Cardinal Re told reporters that Pope Paul was a "pope of firsts" ... the first pope to take a plane, the first pope since St. Peter to visit the Holy Land and the first pope to give up the papal tiara. The cardinal said the pope's renunciation of the crown was a sign that his authority did not come from earthly power and that he did not want earthly glory.

"He served the church and deeply desired that the church would serve humanity," the cardinal said.

Redemptorist Father Antonio Marrazzo, the postulator or promoter of Pope Paul's sainthood cause, told reporters that the now 13-year-old boy involved in the miracle accepted for the beatification would not attend the Mass, nor would his parents, who have asked that their identities not be revealed.
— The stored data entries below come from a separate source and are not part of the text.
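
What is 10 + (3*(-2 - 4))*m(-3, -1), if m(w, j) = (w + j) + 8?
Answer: -62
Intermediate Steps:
m(w, j) = 8 + j + w (m(w, j) = (j + w) + 8 = 8 + j + w)
10 + (3*(-2 - 4))*m(-3, -1) = 10 + (3*(-2 - 4))*(8 - 1 - 3) = 10 + (3*(-6))*4 = 10 - 18*4 = 10 - 72 = -62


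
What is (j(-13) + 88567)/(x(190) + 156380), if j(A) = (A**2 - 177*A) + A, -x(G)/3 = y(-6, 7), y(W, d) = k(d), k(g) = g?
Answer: 91024/156359 ≈ 0.58215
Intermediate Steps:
y(W, d) = d
x(G) = -21 (x(G) = -3*7 = -21)
j(A) = A**2 - 176*A
(j(-13) + 88567)/(x(190) + 156380) = (-13*(-176 - 13) + 88567)/(-21 + 156380) = (-13*(-189) + 88567)/156359 = (2457 + 88567)*(1/156359) = 91024*(1/156359) = 91024/156359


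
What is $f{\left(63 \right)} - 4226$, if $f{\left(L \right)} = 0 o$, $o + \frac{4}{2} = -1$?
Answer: $-4226$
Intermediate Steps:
$o = -3$ ($o = -2 - 1 = -3$)
$f{\left(L \right)} = 0$ ($f{\left(L \right)} = 0 \left(-3\right) = 0$)
$f{\left(63 \right)} - 4226 = 0 - 4226 = -4226$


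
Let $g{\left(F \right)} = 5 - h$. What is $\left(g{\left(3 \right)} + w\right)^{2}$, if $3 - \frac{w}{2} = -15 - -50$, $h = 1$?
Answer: $3600$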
The postulator confirmed, however, that the miracle occurred in the United States -- reportedly California -- and involved a pregnant woman whose life was at risk along with the life of her baby. Advised by doctors to terminate the pregnancy, she instead sought prayers from an Italian nun who was a family friend. The nun placed a holy card with Pope Paul's photograph and a piece of his vestment on the woman's belly. The baby was born healthy and continues to be "completely healthy," Father Marrazzo said.

The Redemptorist said that during the beatification Mass, the relic that will be offered to Pope Francis is one of two wool undershirts Pope Paul was wearing in Manila, the Philippines, in November 1970 when a Bolivian painter, dressed as a priest, stabbed him in the chest. Father Marrazzo said he did not know why the pope was wearing two undershirts that day, but both are stained with blood.

Born Giovanni Battista Montini in 1897 in the northern Italian province of Brescia, he was ordained to the priesthood in 1920 and was named archbishop of Milan in 1954. Elected pope in 1963, he died at the papal summer villa in Castel Gandolfo on Aug. 6, 1978.